Referring to UN Secretary-General Kofi Annan's telephonic conversation with President Gen Pervez Musharraf's the other day, he said that Mr Annan had requested the president to send troops to Iraq.

However, the information minister pointed out, Gen Musharraf made it clear to the UN chief that the troops could be sent only if a formal request came from the Iraqi interim government and soldiers from other Muslim countries also joined the forces and finally, if parliament gave its approval to it.

Mr Ahmed criticized the opposition parties for spreading 'rumours' that the government had already decided to send troops to Iraq. The opposition, he said, was trying to exploit the issue to gain political mileage.

The matter, he said, was at the 'initial stages of consideration', adding that the time had not yet come to take it to parliament. He said the government would take a decision on the issue one way or the other in the supreme national interest.

He rejected the opposition's demand that a judicial commission be constituted on the Kargil issue, saying there was no need to waste the precious time of the nation by holding an inquiry into the matter.

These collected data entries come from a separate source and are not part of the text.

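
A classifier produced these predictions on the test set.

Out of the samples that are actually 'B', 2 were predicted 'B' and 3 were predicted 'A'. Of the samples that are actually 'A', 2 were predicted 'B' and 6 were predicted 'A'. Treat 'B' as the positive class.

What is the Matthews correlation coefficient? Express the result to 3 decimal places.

MCC = (TP·TN − FP·FN) / √((TP+FP)(TP+FN)(TN+FP)(TN+FN))
Numerator = 2·6 − 2·3 = 6
Denominator = √(4·5·8·9) = √1440 = 37.9473
MCC = 6 / 37.9473 = 0.158

0.158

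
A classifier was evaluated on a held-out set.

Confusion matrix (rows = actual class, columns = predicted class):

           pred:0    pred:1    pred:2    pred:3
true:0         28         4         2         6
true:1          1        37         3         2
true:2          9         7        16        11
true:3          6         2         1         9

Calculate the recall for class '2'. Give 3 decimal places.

0.372

One-vs-rest for '2': TP = diagonal; FP = other classes predicted '2'; FN = '2' predicted as other.
recall = TP/(TP+FN).
2: TP=16, FN=9+7+11=27 → 16/43 = 0.3721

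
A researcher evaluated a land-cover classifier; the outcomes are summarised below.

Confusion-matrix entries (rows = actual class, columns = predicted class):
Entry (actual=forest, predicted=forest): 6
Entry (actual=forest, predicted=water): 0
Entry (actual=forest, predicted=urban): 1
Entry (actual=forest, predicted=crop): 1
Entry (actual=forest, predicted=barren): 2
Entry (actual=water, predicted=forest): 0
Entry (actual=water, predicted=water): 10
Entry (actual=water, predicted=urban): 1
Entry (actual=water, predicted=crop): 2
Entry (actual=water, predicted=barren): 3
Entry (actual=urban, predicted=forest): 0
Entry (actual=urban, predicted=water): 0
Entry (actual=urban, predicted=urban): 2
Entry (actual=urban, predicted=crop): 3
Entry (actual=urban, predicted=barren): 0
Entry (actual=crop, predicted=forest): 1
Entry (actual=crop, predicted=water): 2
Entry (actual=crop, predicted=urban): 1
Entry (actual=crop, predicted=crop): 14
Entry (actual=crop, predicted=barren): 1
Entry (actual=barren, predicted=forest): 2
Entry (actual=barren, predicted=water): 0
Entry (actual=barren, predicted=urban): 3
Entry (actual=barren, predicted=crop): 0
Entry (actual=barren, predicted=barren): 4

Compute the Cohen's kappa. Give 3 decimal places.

Observed agreement pₒ = trace/N = 36/59 = 0.6102
Expected agreement pₑ = Σ (rowᵢ·colᵢ)/N² = (10·9 + 16·12 + 5·8 + 19·20 + 9·10)/59² = 0.2275
κ = (pₒ − pₑ)/(1 − pₑ) = (0.6102 − 0.2275)/(1 − 0.2275) = 0.495

0.495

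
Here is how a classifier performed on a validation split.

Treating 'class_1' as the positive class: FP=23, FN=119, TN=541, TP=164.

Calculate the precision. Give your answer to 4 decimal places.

Precision = TP/(TP+FP) = 164/(164+23) = 164/187 = 0.8770

0.8770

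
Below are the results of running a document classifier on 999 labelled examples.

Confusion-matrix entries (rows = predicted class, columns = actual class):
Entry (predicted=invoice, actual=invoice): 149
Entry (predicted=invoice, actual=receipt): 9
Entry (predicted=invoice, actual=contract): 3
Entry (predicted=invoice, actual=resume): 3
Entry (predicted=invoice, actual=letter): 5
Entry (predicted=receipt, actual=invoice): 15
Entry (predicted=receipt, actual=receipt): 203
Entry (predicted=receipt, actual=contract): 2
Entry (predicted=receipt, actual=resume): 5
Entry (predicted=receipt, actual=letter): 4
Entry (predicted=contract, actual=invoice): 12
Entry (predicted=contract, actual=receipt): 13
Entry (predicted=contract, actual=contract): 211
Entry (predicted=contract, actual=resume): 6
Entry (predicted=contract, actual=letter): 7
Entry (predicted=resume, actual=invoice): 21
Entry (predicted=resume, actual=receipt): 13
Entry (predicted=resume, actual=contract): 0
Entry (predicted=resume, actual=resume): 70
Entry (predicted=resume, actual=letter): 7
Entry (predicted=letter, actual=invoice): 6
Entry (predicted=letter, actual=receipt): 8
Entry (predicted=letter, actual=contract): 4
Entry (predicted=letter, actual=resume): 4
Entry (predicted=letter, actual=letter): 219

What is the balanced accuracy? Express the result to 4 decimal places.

0.8437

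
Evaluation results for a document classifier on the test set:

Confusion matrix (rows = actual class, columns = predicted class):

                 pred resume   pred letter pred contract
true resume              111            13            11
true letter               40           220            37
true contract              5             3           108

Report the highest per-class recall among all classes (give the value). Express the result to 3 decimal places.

Per-class recall (TP/(TP+FN)):
  resume: TP=111, FN=13+11=24 → 111/135 = 0.8222
  letter: TP=220, FN=40+37=77 → 220/297 = 0.7407
  contract: TP=108, FN=5+3=8 → 108/116 = 0.9310
Highest is class 'contract' with recall = 0.931.

0.931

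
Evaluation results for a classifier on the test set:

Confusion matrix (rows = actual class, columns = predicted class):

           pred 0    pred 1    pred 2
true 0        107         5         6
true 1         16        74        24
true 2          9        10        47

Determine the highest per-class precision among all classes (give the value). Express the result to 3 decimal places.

0.831

Per-class precision (TP/(TP+FP)):
  0: TP=107, FP=16+9=25 → 107/132 = 0.8106
  1: TP=74, FP=5+10=15 → 74/89 = 0.8315
  2: TP=47, FP=6+24=30 → 47/77 = 0.6104
Highest is class '1' with precision = 0.831.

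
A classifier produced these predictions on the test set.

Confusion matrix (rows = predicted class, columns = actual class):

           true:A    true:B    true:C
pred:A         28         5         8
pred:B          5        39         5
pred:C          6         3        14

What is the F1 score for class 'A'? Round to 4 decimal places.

0.7000

Take TP from the diagonal, FP from the rest of the 'A' prediction marginal, FN from the rest of the 'A' actual marginal.
F1 score = 2·TP/(2·TP+FP+FN).
A: TP=28, FP=5+8=13, FN=5+6=11 → 56/80 = 0.70000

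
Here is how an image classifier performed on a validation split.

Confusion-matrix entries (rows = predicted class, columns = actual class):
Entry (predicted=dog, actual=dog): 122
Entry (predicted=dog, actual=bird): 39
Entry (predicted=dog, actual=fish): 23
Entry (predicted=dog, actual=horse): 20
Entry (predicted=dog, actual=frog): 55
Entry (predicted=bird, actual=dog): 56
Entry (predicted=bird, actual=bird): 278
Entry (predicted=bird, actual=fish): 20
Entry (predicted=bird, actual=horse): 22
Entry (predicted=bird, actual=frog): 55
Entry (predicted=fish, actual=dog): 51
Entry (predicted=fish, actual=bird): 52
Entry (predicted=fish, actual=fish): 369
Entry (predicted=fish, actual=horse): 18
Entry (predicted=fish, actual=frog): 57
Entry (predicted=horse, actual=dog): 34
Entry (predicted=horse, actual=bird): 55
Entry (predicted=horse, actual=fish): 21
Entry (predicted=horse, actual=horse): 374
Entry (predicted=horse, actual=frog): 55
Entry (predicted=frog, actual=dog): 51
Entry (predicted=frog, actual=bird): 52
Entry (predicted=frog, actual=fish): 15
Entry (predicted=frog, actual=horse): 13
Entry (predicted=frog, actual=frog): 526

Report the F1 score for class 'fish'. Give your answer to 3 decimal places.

Take TP from the diagonal, FP from the rest of the 'fish' prediction marginal, FN from the rest of the 'fish' actual marginal.
F1 score = 2·TP/(2·TP+FP+FN).
fish: TP=369, FP=51+52+18+57=178, FN=23+20+21+15=79 → 738/995 = 0.7417

0.742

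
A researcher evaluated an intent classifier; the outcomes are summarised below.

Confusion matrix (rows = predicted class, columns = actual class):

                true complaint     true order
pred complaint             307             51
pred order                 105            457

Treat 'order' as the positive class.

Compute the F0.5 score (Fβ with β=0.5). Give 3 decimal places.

Fβ = (1+β²)·TP / ((1+β²)·TP + β²·FN + FP), with β²=1/4
= 1.25·457 / (1.25·457 + 0.25·51 + 105) = 0.829

0.829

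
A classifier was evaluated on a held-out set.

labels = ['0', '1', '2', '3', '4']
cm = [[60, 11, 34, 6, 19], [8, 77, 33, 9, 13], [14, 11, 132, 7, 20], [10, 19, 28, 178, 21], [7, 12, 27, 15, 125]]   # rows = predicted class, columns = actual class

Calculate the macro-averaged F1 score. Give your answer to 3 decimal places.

0.621

Per-class F1 score (2·TP/(2·TP+FP+FN)):
  0: TP=60, FP=11+34+6+19=70, FN=8+14+10+7=39 → 120/229 = 0.5240
  1: TP=77, FP=8+33+9+13=63, FN=11+11+19+12=53 → 154/270 = 0.5704
  2: TP=132, FP=14+11+7+20=52, FN=34+33+28+27=122 → 264/438 = 0.6027
  3: TP=178, FP=10+19+28+21=78, FN=6+9+7+15=37 → 356/471 = 0.7558
  4: TP=125, FP=7+12+27+15=61, FN=19+13+20+21=73 → 250/384 = 0.6510
Macro-F1 score = mean = (0.5240 + 0.5704 + 0.6027 + 0.7558 + 0.6510) / 5 = 0.621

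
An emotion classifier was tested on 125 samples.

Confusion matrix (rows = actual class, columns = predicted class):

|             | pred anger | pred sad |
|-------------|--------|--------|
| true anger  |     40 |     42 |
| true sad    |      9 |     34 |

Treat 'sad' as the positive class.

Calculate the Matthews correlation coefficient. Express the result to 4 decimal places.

0.2710

MCC = (TP·TN − FP·FN) / √((TP+FP)(TP+FN)(TN+FP)(TN+FN))
Numerator = 34·40 − 42·9 = 982
Denominator = √(76·43·82·49) = √13130824 = 3623.6479
MCC = 982 / 3623.6479 = 0.2710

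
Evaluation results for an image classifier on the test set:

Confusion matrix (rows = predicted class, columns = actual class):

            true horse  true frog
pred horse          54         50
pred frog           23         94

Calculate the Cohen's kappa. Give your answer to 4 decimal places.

Observed agreement pₒ = trace/N = 148/221 = 0.66968
Expected agreement pₑ = Σ (rowᵢ·colᵢ)/N² = (77·104 + 144·117)/221² = 0.50892
κ = (pₒ − pₑ)/(1 − pₑ) = (0.66968 − 0.50892)/(1 − 0.50892) = 0.3274

0.3274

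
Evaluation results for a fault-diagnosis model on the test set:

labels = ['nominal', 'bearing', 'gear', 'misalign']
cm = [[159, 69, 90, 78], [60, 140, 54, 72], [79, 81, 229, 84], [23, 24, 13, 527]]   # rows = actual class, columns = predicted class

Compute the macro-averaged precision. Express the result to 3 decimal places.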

Mr Ahmed regretted that the opposition had intentionally raised the Kargil issue at a time when the Saarc foreign ministers were in Islamabad and added that it was doing so only to keep itself politically alive.

He said President Musharraf had made it clear to Indian External Affairs Minister Natwar Singh that bilateral relations could only be improved after the settlement of the Kashmir dispute.

The minister said that August 18 by-elections in Tharparkar and Attock would be held in a transparent manner.

He said there was no truth in the opposition's claims that the state machinery was being used in the election campaign of Finance Minister Shaukat Aziz. He said international observers were being invited to monitor the by-polls.